To summarize, what we need is something like this:

Make a request to google.com, cache SSL session

openssl s_client -connect google.com:443 -reconnect -no_ticket -sess_out /tmp/google.session

Use SSL cache to make another request to google.com

openssl s_client -connect google.com:443 -reconnect -no_ticket -sess_in /tmp/google.session

View SSL Session parameters

cat /tmp/google.session

We need to achieve the same within proxy.py :)

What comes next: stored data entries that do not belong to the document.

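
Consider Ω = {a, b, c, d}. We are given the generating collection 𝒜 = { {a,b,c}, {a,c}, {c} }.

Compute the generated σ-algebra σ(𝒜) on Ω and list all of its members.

Seed the family with 𝒜 together with ∅ and Ω: { {}, {c}, {a,c}, {a,b,c}, Ω }.
Iteration 1. New:
  {d}  = {a,b,c}ᶜ
  {b,d}  = {a,c}ᶜ
  {a,b,d}  = {c}ᶜ
  [8 total]
Iteration 2. New:
  {c,d}  = {d} ∪ {c}
  {a,c,d}  = {d} ∪ {a,c}
  {b,c,d}  = {c} ∪ {b,d}
  [11 total]
Iteration 3 (3 new):
  {a}  = {b,c,d}ᶜ
  {b}  = {a,c,d}ᶜ
  {a,b}  = {c,d}ᶜ
  [14 total]
Iteration 4 adds 2:
  {a,d}  = {d} ∪ {a}
  {b,c}  = {c} ∪ {b}
  [16 total]
Iteration 5: no new sets; the family is a σ-algebra.

Therefore σ(𝒜) = { {}, {a}, {b}, {c}, {d}, {a,b}, {a,c}, {a,d}, {b,c}, {b,d}, {c,d}, {a,b,c}, {a,b,d}, {a,c,d}, {b,c,d}, Ω } (|σ(𝒜)| = 16).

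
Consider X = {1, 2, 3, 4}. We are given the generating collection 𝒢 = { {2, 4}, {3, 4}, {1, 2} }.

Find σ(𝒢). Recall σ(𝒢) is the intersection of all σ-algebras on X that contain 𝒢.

Start: 𝒢 ∪ {∅, X} = { {}, {1, 2}, {2, 4}, {3, 4}, X }.
Iteration 1: 3 new —
  {1, 3}  = complement {2, 4}
  {1, 2, 4}  = {1, 2} ∪ {2, 4}
  {2, 3, 4}  = {3, 4} ∪ {2, 4}
  |family| = 8
Iteration 2 (4 new):
  {1}  = complement {2, 3, 4}
  {3}  = complement {1, 2, 4}
  {1, 2, 3}  = {1, 2} ∪ {1, 3}
  {1, 3, 4}  = {3, 4} ∪ {1, 3}
  |family| = 12
Iteration 3: 2 new —
  {2}  = complement {1, 3, 4}
  {4}  = complement {1, 2, 3}
  |family| = 14
Iteration 4 (2 new):
  {1, 4}  = {4} ∪ {1}
  {2, 3}  = {3} ∪ {2}
  |family| = 16
Iteration 5 adds nothing — fixpoint reached.

Hence σ(𝒢) has 16 members: { {}, {1}, {2}, {3}, {4}, {1, 2}, {1, 3}, {1, 4}, {2, 3}, {2, 4}, {3, 4}, {1, 2, 3}, {1, 2, 4}, {1, 3, 4}, {2, 3, 4}, X }.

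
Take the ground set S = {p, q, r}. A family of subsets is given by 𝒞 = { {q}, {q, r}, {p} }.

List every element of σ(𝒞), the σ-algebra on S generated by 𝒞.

|σ(𝒞)| = 8.  σ(𝒞) = { {}, {p}, {q}, {r}, {p, q}, {p, r}, {q, r}, S }

Working:
Begin from { {}, {p}, {q}, {q, r}, S } (that is, 𝒞 plus ∅ and S).
Round 1: 2 new —
  {p, q}  = {q} ∪ {p}
  {p, r}  = ᶜ of {q}
  — 7 sets.
Round 2: 1 new —
  {r}  = ᶜ of {p, q}
  — 8 sets.
Round 3: closed — nothing new.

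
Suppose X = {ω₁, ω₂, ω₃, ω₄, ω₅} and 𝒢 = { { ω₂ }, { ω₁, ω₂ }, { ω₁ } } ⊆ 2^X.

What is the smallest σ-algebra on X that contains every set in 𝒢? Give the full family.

Begin from { {  }, { ω₁ }, { ω₂ }, { ω₁, ω₂ }, X } (that is, 𝒢 plus ∅ and X).
Step 1 (3 new):
  { ω₃, ω₄, ω₅ }  = { ω₁, ω₂ }ᶜ
  { ω₁, ω₃, ω₄, ω₅ }  = { ω₂ }ᶜ
  { ω₂, ω₃, ω₄, ω₅ }  = { ω₁ }ᶜ
  — 8 sets.
After Step 2 the family is unchanged; done.

Therefore σ(𝒢) = { {  }, { ω₁ }, { ω₂ }, { ω₁, ω₂ }, { ω₃, ω₄, ω₅ }, { ω₁, ω₃, ω₄, ω₅ }, { ω₂, ω₃, ω₄, ω₅ }, X } (|σ(𝒢)| = 8).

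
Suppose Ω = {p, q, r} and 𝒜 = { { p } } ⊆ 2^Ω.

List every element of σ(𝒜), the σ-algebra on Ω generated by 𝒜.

Seed the family with 𝒜 together with ∅ and Ω: { ∅, { p }, Ω }.
Round 1. New:
  { q, r }  = ᶜ of { p }
  — 4 sets.
Round 2: closed — nothing new.

Hence σ(𝒜) has 4 members: { ∅, { p }, { q, r }, Ω }.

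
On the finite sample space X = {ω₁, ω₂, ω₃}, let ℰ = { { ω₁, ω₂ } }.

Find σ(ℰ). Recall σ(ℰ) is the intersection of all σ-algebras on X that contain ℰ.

Start: ℰ ∪ {∅, X} = { {}, { ω₁, ω₂ }, X }.
Round 1 adds 1:
  { ω₃ }  = { ω₁, ω₂ }ᶜ
  |family| = 4
Round 2: already closed under ᶜ and ∪.

|σ(ℰ)| = 4.  σ(ℰ) = { {}, { ω₃ }, { ω₁, ω₂ }, X }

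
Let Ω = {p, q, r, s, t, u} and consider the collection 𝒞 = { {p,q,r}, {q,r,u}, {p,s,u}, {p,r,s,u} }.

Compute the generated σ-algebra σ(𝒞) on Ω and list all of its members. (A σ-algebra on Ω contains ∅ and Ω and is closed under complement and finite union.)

σ(𝒞) (64 sets): { ∅, {p}, {q}, {r}, {s}, {t}, {u}, {p,q}, {p,r}, {p,s}, {p,t}, {p,u}, {q,r}, {q,s}, {q,t}, {q,u}, {r,s}, {r,t}, {r,u}, {s,t}, {s,u}, {t,u}, {p,q,r}, {p,q,s}, {p,q,t}, {p,q,u}, {p,r,s}, {p,r,t}, {p,r,u}, {p,s,t}, {p,s,u}, {p,t,u}, {q,r,s}, {q,r,t}, {q,r,u}, {q,s,t}, {q,s,u}, {q,t,u}, {r,s,t}, {r,s,u}, {r,t,u}, {s,t,u}, {p,q,r,s}, {p,q,r,t}, {p,q,r,u}, {p,q,s,t}, {p,q,s,u}, {p,q,t,u}, {p,r,s,t}, {p,r,s,u}, {p,r,t,u}, {p,s,t,u}, {q,r,s,t}, {q,r,s,u}, {q,r,t,u}, {q,s,t,u}, {r,s,t,u}, {p,q,r,s,t}, {p,q,r,s,u}, {p,q,r,t,u}, {p,q,s,t,u}, {p,r,s,t,u}, {q,r,s,t,u}, Ω }

Derivation:
Begin from { ∅, {p,q,r}, {p,s,u}, {q,r,u}, {p,r,s,u}, Ω } (that is, 𝒞 plus ∅ and Ω).
Step 1: +6 →
  {q,t}  = ᶜ of {p,r,s,u}
  {p,s,t}  = ᶜ of {q,r,u}
  {q,r,t}  = ᶜ of {p,s,u}
  {s,t,u}  = ᶜ of {p,q,r}
  {p,q,r,u}  = {p,q,r} ∪ {q,r,u}
  {p,q,r,s,u}  = {p,q,r} ∪ {p,r,s,u}
  [12 total]
Step 2: 12 new —
  {t}  = ᶜ of {p,q,r,s,u}
  {s,t}  = ᶜ of {p,q,r,u}
  {p,q,r,t}  = {q,t} ∪ {p,q,r}
  {p,q,s,t}  = {p,s,t} ∪ {q,t}
  {p,s,t,u}  = {p,s,t} ∪ {p,s,u}
  {q,r,t,u}  = {q,t} ∪ {q,r,u}
  {q,s,t,u}  = {q,t} ∪ {s,t,u}
  {p,q,r,s,t}  = {p,s,t} ∪ {p,q,r}
  {p,q,r,t,u}  = {q,t} ∪ {p,q,r,u}
  {p,q,s,t,u}  = {q,t} ∪ {p,s,u}
  {p,r,s,t,u}  = {p,s,t} ∪ {p,r,s,u}
  {q,r,s,t,u}  = {q,r,u} ∪ {s,t,u}
  [24 total]
Step 3: +12 →
  {p}  = ᶜ of {q,r,s,t,u}
  {q}  = ᶜ of {p,r,s,t,u}
  {r}  = ᶜ of {p,q,s,t,u}
  {s}  = ᶜ of {p,q,r,t,u}
  {u}  = ᶜ of {p,q,r,s,t}
  {p,r}  = ᶜ of {q,s,t,u}
  {p,s}  = ᶜ of {q,r,t,u}
  {q,r}  = ᶜ of {p,s,t,u}
  {r,u}  = ᶜ of {p,q,s,t}
  {s,u}  = ᶜ of {p,q,r,t}
  {q,s,t}  = {q,t} ∪ {s,t}
  {q,r,s,t}  = {s,t} ∪ {q,r,t}
  [36 total]
Step 4. New:
  {p,q}  = {p} ∪ {q}
  {p,t}  = {p} ∪ {t}
  {p,u}  = ᶜ of {q,r,s,t}
  {q,s}  = {q} ∪ {s}
  {q,u}  = {q} ∪ {u}
  {r,s}  = {r} ∪ {s}
  {r,t}  = {t} ∪ {r}
  {t,u}  = {u} ∪ {t}
  {p,q,s}  = {q} ∪ {p,s}
  {p,q,t}  = {q,t} ∪ {p}
  {p,r,s}  = {r} ∪ {p,s}
  {p,r,t}  = {t} ∪ {p,r}
  {p,r,u}  = ᶜ of {q,s,t}
  {q,r,s}  = {q,r} ∪ {s}
  {q,s,u}  = {q} ∪ {s,u}
  {q,t,u}  = {q,t} ∪ {u}
  {r,s,t}  = {s,t} ∪ {r}
  {r,s,u}  = {r} ∪ {s,u}
  {r,t,u}  = {t} ∪ {r,u}
  {p,q,r,s}  = {p,q,r} ∪ {p,s}
  {p,q,s,u}  = {q} ∪ {p,s,u}
  {p,r,s,t}  = {p,s,t} ∪ {r}
  {q,r,s,u}  = {q,r,u} ∪ {s}
  {r,s,t,u}  = {s,t} ∪ {r,u}
  [60 total]
Step 5. New:
  {p,q,u}  = ᶜ of {r,s,t}
  {p,t,u}  = ᶜ of {q,r,s}
  {p,q,t,u}  = ᶜ of {r,s}
  {p,r,t,u}  = ᶜ of {q,s}
  [64 total]
After Step 6 the family is unchanged; done.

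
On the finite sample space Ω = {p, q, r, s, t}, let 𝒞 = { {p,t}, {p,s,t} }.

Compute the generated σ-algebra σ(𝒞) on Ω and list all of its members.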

noorul commented 1 year ago

Any plans to implement this for https?

JerryKwan commented 1 year ago

@abhinavsingh Any plans for https?

abhinavsingh commented 1 year ago

@noorul @JerryKwan Thank you for bring my attention to this. However, I am too occupied with my current assignment and hardly finding any bandwidth for proxy.py these days. I might not be able to return back to it for next month or so atleast.

To summarize, what we need is something like this:

Make a request to google.com, cache SSL session

openssl s_client -connect google.com:443 -reconnect -no_ticket -sess_out /tmp/google.session

Use SSL cache to make another request to google.com

openssl s_client -connect google.com:443 -reconnect -no_ticket -sess_in /tmp/google.session

View SSL Session parameters

cat /tmp/google.session

We need to achieve the same within proxy.py :)

Thanks to this summary, we have a clear path forward on how to go about it, but will require some efforts to make it production ready. If someone wants to take a stab at it, I will surely try to find some time for review/merge efforts.